Wanted: Dead or Deader
This program files FOIA requests every time someone dies
AN UNDERAPPRECIATED genre of writing is the Great American Celebrity FBI File. Think of government agents as taxpayerfunded paparazzi, invading the lives of private citizens for the supposed good of the country. The FBI has files on many popular figures, including John Lennon, Lucille Ball and Biggie Smalls. Many of these files are open to the public, or at least open- ish. One just has to ask for them via a Freedom of Information Act request. Not all information is free, of course. There are nine exemptions. Exemption 1, for example, locks down any files that might compromise the “interest of national security.” Exemption 6 “protects information that would constitute a clearly unwarranted invasion of personal privacy of the individuals involved.” The latter exemption becomes void when the individual in question dies.
Artist and activist Parker Higgins figured out a way to automate the process of releasing these records. No, not by murdering people; that would be terrible and time-consuming. He created a program that monitors the New York Times obituary section. Anytime a new article appears, it automatically files an FOIA request. He calls it FOIA the Dead.
So far, he’s released 2,136 pages of FBI records, including the files of 28 public figures, such as Morley Safer and King Bhumibol Adulyadej. Each person gets a page on the site with a brief description and scans of his or her documents. The inspiration for the project grew out of a routine. “For a long time, I had sort of internalized the act of sending a FOIA request as a marker of an admired celebrity’s death,” says Higgins. “I think it was after Lou Reed died that I thought: I should really be doing this in a more standardized way, because the really surprising FBI file is naturally going to be the one that nobody expects exists.” So: automation. “A lot of the people who are showing up in the obituaries pages were active during eras of what we now consider real FBI overreach: the Red Scare, to civil rights crackdowns, to COINTELPRO and similar. In many cases, all of the above,” says Higgins. “So it’s actually pretty plausible that anybody who appears in a obituary in 2017 could have a file for no good reason.”
(If there’s an ideal type of record to uncover, it would be something like what William T. Vollman unearthed. The author discovered, after filing an FOIA request for himself, that for a brief period, unbeknownst to him, he was suspected to be the Unabomber. )
The documents have an interesting aesthetic appeal, but more than that, there’s also a meta-voyeuristic element to the project. This is about not only the subjects but also their pursuers.
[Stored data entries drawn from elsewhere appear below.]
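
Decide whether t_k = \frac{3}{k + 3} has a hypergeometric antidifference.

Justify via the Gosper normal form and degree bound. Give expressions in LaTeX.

Step 1: r(k) = (k + 3)/(k + 4).
A = k + 3, B = k + 4, C = 1.
Set up (k + 3)·f(k+1) − (k + 3)·f(k) − (1) = 0.
Bound: deg f ≤ 0.
Generic f = c0 gives residual -1; -1 = 0 cannot hold, so t_k is not Gosper-summable.

No. Not Gosper-summable.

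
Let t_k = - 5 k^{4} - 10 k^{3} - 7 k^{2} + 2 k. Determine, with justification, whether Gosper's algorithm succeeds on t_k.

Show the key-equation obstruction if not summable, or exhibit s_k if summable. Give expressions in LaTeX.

Ratio r(k) = (5*k**4 + 30*k**3 + 67*k**2 + 62*k + 20)/(k*(5*k**3 + 10*k**2 + 7*k - 2)).
Gosper form: A/B · C(k+1)/C(k) with A=1, B=1, C=k**4 + 2*k**3 + 7*k**2/5 - 2*k/5.
Solve (1)·f(k+1) − (1)·f(k) = k**4 + 2*k**3 + 7*k**2/5 - 2*k/5.
Degrees (0,0,4) ⇒ d ≤ 5.
Solve for f: f(k) = k*(k - 1)**2*(k**2 + 2*k + 2)/5 (degree 5 ≤ 5).
Then R = B(k−1)f/C = (k - 1)**2*(k**2 + 2*k + 2)/(5*k**3 + 10*k**2 + 7*k - 2), so s_k = R(k)·t_k = k*(-k**4 + k**2 + 2*k - 2).
Verify: k*(-5*k**3 - 10*k**2 - 7*k + 2) matches t_k.

Yes. s_k = k \left(- k^{4} + k^{2} + 2 k - 2\right).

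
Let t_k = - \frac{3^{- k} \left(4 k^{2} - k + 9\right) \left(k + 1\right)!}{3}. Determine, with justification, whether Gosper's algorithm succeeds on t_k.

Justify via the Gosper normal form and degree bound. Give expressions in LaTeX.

Step 1: r(k) = (k + 2)*(-k + 4*(k + 1)**2 + 8)/(3*(4*k**2 - k + 9)).
Gosper form: A/B · C(k+1)/C(k) with A=k/3 + 2/3, B=1, C=k**2 - k/4 + 9/4.
f must satisfy (k/3 + 2/3)·f(k+1) − (1)·f(k) = k**2 - k/4 + 9/4.
From deg A=1, deg B=0, deg C=2: d=1.
Coefficient equations give f(k) = 3*(4*k - 1)/4.
Certificate R = B(k−1)f/C = 3*(4*k - 1)/(4*k**2 - k + 9) gives s_k = -(4*k - 1)*factorial(k + 1)/3**k.
Check: Δs_k = -(4*k**2 - k + 9)*factorial(k + 1)/(3*3**k). ✓

Yes. s_k = - 3^{- k} \left(4 k - 1\right) \left(k + 1\right)!.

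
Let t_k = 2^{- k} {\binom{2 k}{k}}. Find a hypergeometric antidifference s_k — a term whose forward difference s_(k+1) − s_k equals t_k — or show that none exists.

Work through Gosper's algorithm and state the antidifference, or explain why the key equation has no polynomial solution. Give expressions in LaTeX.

t_(k+1)/t_k = (2*k + 1)/(k + 1).
Factor: A=2*k + 1; B=k + 1; C=1.
f must satisfy (2*k + 1)·f(k+1) − (k)·f(k) = 1.
Bound: deg f ≤ -1.
d = -1 < 0 ⇒ no nonzero polynomial f; not summable.

no hypergeometric antidifference exists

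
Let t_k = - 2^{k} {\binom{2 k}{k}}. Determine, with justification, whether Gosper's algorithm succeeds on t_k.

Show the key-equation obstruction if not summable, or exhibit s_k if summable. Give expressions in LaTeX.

Compute t_(k+1)/t_k: get 4*(2*k + 1)/(k + 1).
So A=8*k + 4 and B=k + 1, with C=1.
f must satisfy (8*k + 4)·f(k+1) − (k)·f(k) = 1.
Bound: deg f ≤ -1.
Negative degree bound (-1): no f exists, t_k not Gosper-summable.

No — key equation has no polynomial f.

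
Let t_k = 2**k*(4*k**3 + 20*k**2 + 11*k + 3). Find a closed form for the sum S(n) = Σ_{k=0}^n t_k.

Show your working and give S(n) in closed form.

Ratio r(k) = 2*(4*k**3 + 32*k**2 + 63*k + 38)/(4*k**3 + 20*k**2 + 11*k + 3).
Normal form (A,B,C) = (2, 1, k**3 + 5*k**2 + 11*k/4 + 3/4).
Set up (2)·f(k+1) − (1)·f(k) − (k**3 + 5*k**2 + 11*k/4 + 3/4) = 0.
From deg A=0, deg B=0, deg C=3: d=3.
A polynomial solution: f(k) = (k - 1)*(4*k**2 + 3)/4.
R(k) = B(k−1)·f(k)/C(k) = (k - 1)*(4*k**2 + 3)/(4*k**3 + 20*k**2 + 11*k + 3); s_k = R·t_k = 2**k*(4*k**3 - 4*k**2 + 3*k - 3).
Δs = 2**k*(4*k**3 + 20*k**2 + 11*k + 3), as required.
Evaluate: s_(n+1) = 2**(n + 1)*n*(4*n**2 + 8*n + 7); subtract s_(0) = -3 ⇒ S(n) = 8*2**n*n**3 + 16*2**n*n**2 + 14*2**n*n + 3.

S(n) = 8*2**n*n**3 + 16*2**n*n**2 + 14*2**n*n + 3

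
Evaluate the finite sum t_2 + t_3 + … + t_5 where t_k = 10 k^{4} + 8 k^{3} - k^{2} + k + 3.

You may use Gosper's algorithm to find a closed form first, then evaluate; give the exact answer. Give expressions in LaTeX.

r(k) = (10*k**4 + 48*k**3 + 83*k**2 + 63*k + 21)/(10*k**4 + 8*k**3 - k**2 + k + 3) after simplifying.
Gosper form: A/B · C(k+1)/C(k) with A=1, B=1, C=k**4 + 4*k**3/5 - k**2/10 + k/10 + 3/10.
Need (1)·f(k+1) − (1)·f(k) = k**4 + 4*k**3/5 - k**2/10 + k/10 + 3/10.
deg f ≤ 5 (via 0,0,4).
Solving with deg f ≤ 5: f(k) = k*(2*k**4 - 3*k**3 - k**2 + 3*k + 2)/10.
So s_k = (B(k−1)f/C)·t_k = (k*(2*k**4 - 3*k**3 - k**2 + 3*k + 2)/(10*k**4 + 8*k**3 - k**2 + k + 3))·t_k = k*(2*k**4 - 3*k**3 - k**2 + 3*k + 2).
s_(k+1) − s_k = 10*k**4 + 8*k**3 - k**2 + k + 3 = t_k.
Σ_(k=2)^(5) t_k = s_(6) − s_(2) = 11568 − (24) = 11544.

Σ = 11544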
The files allow us, in some sense, to watch the FBI watch.
When asked about FOIA the Dead, the FBI press office told Newsweek it had no comment, but Higgins is fairly certain it isn’t a fan. “It’s pretty clear to me that they don’t like the project, and some of their acknowledgment letters have started to sound a little exasperated. They have—as of [March 1]—stopped accepting emailed FOIA requests, and it’s easy to speculate that has something to do with me.”
It just might be enough to spur someone in the FBI to start a file on him.